In her performance, Kadoski uses dramatic narrative, images, letters and original compositions to celebrate the life of pioneer Ada Annie Jordan, who earned her nickname by shooting dozens of cougars to supplement her income.
On this edition of ‘Today in B.C.’, host Peter McCully asked Kadoski about the legend of ‘Cougar Annie’.
“She was five foot two and had hands like a logger,” said Kadoski. “You hear the stories about hunting a cougar in the middle of the night and how it had two toes in the trap and how her son Lawrie was killed, and that the person that killed him ended up getting eaten by a cougar and the buttons of that guy’s coat fell out of the belly when she skinned it open. It’s these sort of things that you can’t really make up that tend to live on for a long time in people’s imaginations. I think it’s ultimately what this story does to somebody’s imagination. I think that’s what makes it a bit infectious.”

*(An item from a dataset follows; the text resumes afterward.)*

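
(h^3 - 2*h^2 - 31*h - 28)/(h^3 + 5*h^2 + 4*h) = (h - 7)/h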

The California-born Jordan settled in the Clayoquot coastal rainforest in 1915 with her first husband and three young children. A five-acre garden she carved out of the wilderness provided food and income throughout her long life. She gave birth to eight more children in the remote location and rarely left the property until old age and blindness forced her to relocate to Port Alberni, where she died at the age of 97.
Jordan was anything but a typical woman. She trapped more than 70 cougars, homesteaded a rainforest bog, opened a remote post office and outlived four husbands.
Kadoski has been a musician from an early age, and recently released a box set of four albums, three of which were recorded during the pandemic, the single ‘Moonbeams’ is featured during the interview.